Las religiones han intentado explicar de muchas maneras a lo largo de la historia la posible relación entre la muerte y la divinidad. Una relación muy diversificada porque, entre otras cosas, está fuertemente ligada a dos factores decisivos. Por un lado, la esperanza de vida; y, por otro, aún más importante, el reconocimiento de la persona humana a veces reservado a los ricos y poderosos, hasta después de la muerte. Por su parte, la tradición bíblica deja entrever que la muerte es “escandalosa”, es decir, constituye un obstáculo para la idea de un Dios único y, sobre todo, de un Dios benévolo. No es casualidad entonces que los mitos bíblicos de la creación, sin preocuparse demasiado por ser lógicos, atribuyan la culpa de la muerte a los humanos y no a Dios, ni sorprende que para Israel las almas no pudieran tener ninguna relación con Dios después de la muerte y vagasen por el Sheol, lugar de silencio y oscuridad. “Pero tú eres indulgente con todas las cosas, porque son tuyas, Señor, amigo de la vida.”, exclama el autor del libro de la Sabiduría (11,26).

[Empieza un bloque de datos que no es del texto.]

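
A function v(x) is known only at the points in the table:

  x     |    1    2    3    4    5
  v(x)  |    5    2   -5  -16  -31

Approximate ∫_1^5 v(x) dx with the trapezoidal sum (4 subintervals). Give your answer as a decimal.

-32

Δx = 1.
T_4 = (1/2)·[5 + 2·2 + 2·(-5) + 2·(-16) + (-31)] = -32.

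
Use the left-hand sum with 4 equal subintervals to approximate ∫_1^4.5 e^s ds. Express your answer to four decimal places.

54.6056

Δs = (4.5 − 1)/4 = 0.875.
Left endpoints: 1, 1.875, 2.75, 3.625.
f(1) ≈ 2.7183, f(1.875) ≈ 6.5208, f(2.75) ≈ 15.6426, f(3.625) ≈ 37.5247.
Sum = Δs · [f(1) + f(1.875) + f(2.75) + f(3.625)].
Sum ≈ 54.6056.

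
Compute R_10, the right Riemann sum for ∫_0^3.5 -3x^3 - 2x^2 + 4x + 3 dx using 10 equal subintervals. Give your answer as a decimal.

-131.74546875

Δx = (3.5 − 0)/10 = 0.35.
Right endpoints: 0.35, 0.7, 1.05, 1.4, 1.75, 2.1, 2.45, 2.8, 3.15, 3.5.
f(0.35) = 4.026375, f(0.7) = 3.791, f(1.05) = 1.522125, f(1.4) = -3.552, f(1.75) = -12.203125, f(2.1) = -25.203, f(2.45) = -43.323375, f(2.8) = -67.336, f(3.15) = -98.012625, f(3.5) = -136.125.
Sum = Δx · [f(0.35) + f(0.7) + f(1.05) + ...].
Sum = -131.74546875.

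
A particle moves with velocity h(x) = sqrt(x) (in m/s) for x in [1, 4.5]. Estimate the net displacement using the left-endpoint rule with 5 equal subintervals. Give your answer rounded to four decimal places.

Δx = (4.5 − 1)/5 = 0.7.
Left endpoints: 1, 1.7, 2.4, 3.1, 3.8.
h(1) ≈ 1.0000, h(1.7) ≈ 1.3038, h(2.4) ≈ 1.5492, h(3.1) ≈ 1.7607, h(3.8) ≈ 1.9494.
Sum = Δx · [h(1) + h(1.7) + h(2.4) + h(3.1) + h(3.8)].
Sum ≈ 5.2942.

5.2942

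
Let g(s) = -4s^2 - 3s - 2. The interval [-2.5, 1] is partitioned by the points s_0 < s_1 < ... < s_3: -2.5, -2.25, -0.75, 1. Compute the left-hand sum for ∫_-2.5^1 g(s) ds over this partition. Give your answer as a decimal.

Subinterval widths: 0.25, 1.5, 1.75.
Left endpoints: -2.5, -2.25, -0.75.
g(-2.5) = -19.5, g(-2.25) = -15.5, g(-0.75) = -2.
Sum = Σ Δs_i · g(s_i).
Sum = -31.625.

-31.625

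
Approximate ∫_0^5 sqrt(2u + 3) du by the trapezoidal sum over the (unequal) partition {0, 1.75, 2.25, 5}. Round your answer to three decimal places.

13.792

Subinterval widths: 1.75, 0.5, 2.75.
f(0) ≈ 1.732, f(1.75) ≈ 2.550, f(2.25) ≈ 2.739, f(5) ≈ 3.606.
On each subinterval the trapezoid contributes (Δu_i/2)·[f(u_{i-1}) + f(u_i)].
Sum ≈ 13.792.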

Será más tarde, y solo en algunos grupos religiosos, que la idea de una resurrección, de una vida después de la muerte, se abrirá paso. Y será precisamente de aquí de dónde surgirá la fe de los discípulos del profeta galileo que lo reconocerán como el Resucitado, el primero, las primicias de lo que sucederá a cada hombre y a cada mujer de cada tiempo.
“Eliminará la muerte para siempre”, había profetizado Isaías (25,8) y el Nuevo Testamento terminará con la visión de “la tienda de Dios con los hombres” en la que Él “enjugará toda lágrima de sus ojos, y ya no habrá muerte, ni duelo, ni llanto ni dolor, porque lo primero ha desaparecido” (Apocalipsis 21,3-4). Jesús lo había afirmado con fuerza ante la incapacidad de los saduceos de creer en la resurrección: Que el Dios de Abraham, el Dios de Isaac y el Dios de Jacob, es decir, el Dios de Israel, “no es el Dios de los muertos, ¡sino de los vivos!” (Mateo 22,32), incluyendo entre los vivos también a los que resucitarán el último día. Toda la historia del pensamiento humano, religioso o no, es un estrecho diálogo con la muerte, como no podría ser de otra forma.

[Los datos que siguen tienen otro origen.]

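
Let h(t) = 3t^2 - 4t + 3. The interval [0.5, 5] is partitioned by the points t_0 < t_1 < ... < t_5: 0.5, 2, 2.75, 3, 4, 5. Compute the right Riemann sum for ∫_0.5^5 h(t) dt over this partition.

119.015625

Subinterval widths: 1.5, 0.75, 0.25, 1, 1.
Right endpoints: 2, 2.75, 3, 4, 5.
h(2) = 7, h(2.75) = 14.6875, h(3) = 18, h(4) = 35, h(5) = 58.
Sum = Σ Δt_i · h(t_i).
Sum = 119.015625.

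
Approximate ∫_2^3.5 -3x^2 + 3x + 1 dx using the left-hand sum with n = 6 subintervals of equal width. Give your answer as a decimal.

Δx = (3.5 − 2)/6 = 0.25.
Left endpoints: 2, 2.25, 2.5, 2.75, 3, 3.25.
f(2) = -5, f(2.25) = -7.4375, f(2.5) = -10.25, f(2.75) = -13.4375, f(3) = -17, f(3.25) = -20.9375.
Sum = Δx · [f(2) + f(2.25) + f(2.5) + ...].
Sum = -18.515625.

-18.515625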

Noviembre es el mes de los muertos, no de la muerte. Nos enseña a recordar, nos pide desenredar el hilo de nuestra vida a partir de las relaciones y los afectos. Los que ya no están han estado ahí y, sobre todo, han estado ahí para nosotros. Incluso la nostalgia que surge por su ausencia nos recuerda que estaban ahí, eran parte de nuestras vidas. Quizás ya no visitaremos a nuestros muertos en los cementerios, pero tendremos que hacer de la memoria el lugar del nuevo culto a los muertos. Tendremos que aprender a tratar la muerte, incluso a socializarla.

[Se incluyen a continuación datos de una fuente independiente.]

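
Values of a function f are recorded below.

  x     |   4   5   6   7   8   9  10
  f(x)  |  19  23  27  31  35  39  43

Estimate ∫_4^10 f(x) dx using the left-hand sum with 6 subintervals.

Δx = 1.
Sum = 1·[19 + 23 + 27 + 31 + 35 + 39] = 174.

174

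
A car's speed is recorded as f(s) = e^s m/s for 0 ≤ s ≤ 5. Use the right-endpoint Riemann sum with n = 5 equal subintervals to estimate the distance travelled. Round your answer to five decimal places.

233.20418

Δs = (5 − 0)/5 = 1.
Right endpoints: 1, 2, 3, 4, 5.
f(1) ≈ 2.71828, f(2) ≈ 7.38906, f(3) ≈ 20.08554, f(4) ≈ 54.59815, f(5) ≈ 148.41316.
Sum = Δs · [f(1) + f(2) + f(3) + f(4) + f(5)].
Sum ≈ 233.20418.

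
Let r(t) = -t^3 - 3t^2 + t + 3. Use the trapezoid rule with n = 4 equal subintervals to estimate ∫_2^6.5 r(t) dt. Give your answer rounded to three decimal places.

Δt = (6.5 − 2)/4 = 1.125.
r(2) = -15, r(3.125) = -27489/512, r(4.25) = -123.703125, r(5.375) = -119595/512, r(6.5) = -391.875.
T_4 = (Δt/2)·[r(t_0) + 2r(t_1) + 2r(t_2) + 2r(t_3) + r(t_4)].
Sum ≈ -691.216.

-691.216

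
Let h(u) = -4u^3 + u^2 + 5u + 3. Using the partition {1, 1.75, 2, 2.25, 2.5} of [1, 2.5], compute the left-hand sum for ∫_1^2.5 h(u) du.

Subinterval widths: 0.75, 0.25, 0.25, 0.25.
Left endpoints: 1, 1.75, 2, 2.25.
h(1) = 5, h(1.75) = -6.625, h(2) = -15, h(2.25) = -26.25.
Sum = Σ Δu_i · h(u_i).
Sum = -8.21875.

-8.21875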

La Iglesia lo ha intentado, a su manera, pero las misas “ofrecidas por el alma de un difunto” cuyo nombre se pronuncia en un susurro, son un pequeño paso. Deberíamos inventar ocasiones en las parroquias o encuentros para procesar juntos la memoria de nuestros muertos. Lugares donde celebremos la vida, no la abstracta, sino “la nuestra”. Porque el recuerdo de nuestros muertos nos ayuda a dar gracias por lo que hemos tenido y a asumir mutuamente las cargas de lo que, a veces, se nos fue arrebatado demasiado pronto. Cada uno de nuestros muertos ha sido para nosotros, en las buenas y en las malas, una presencia y un regalo.
En un pequeño libro, un gran teólogo jesuita alemán del siglo pasado, Karl Rahner, propuso varias meditaciones breves e incisivas. Una se titulaba Dios de mis muertos. Aquellos a quienes cada uno de nosotros amó en vida no pueden ser prisioneros de la tierra y del olvido ni se les puede negar relación con Dios. Nuestros muertos continúan hablándonos y contándonos historias. Y cuando los recordamos nos hablan del “Amoroso Señor de la vida”.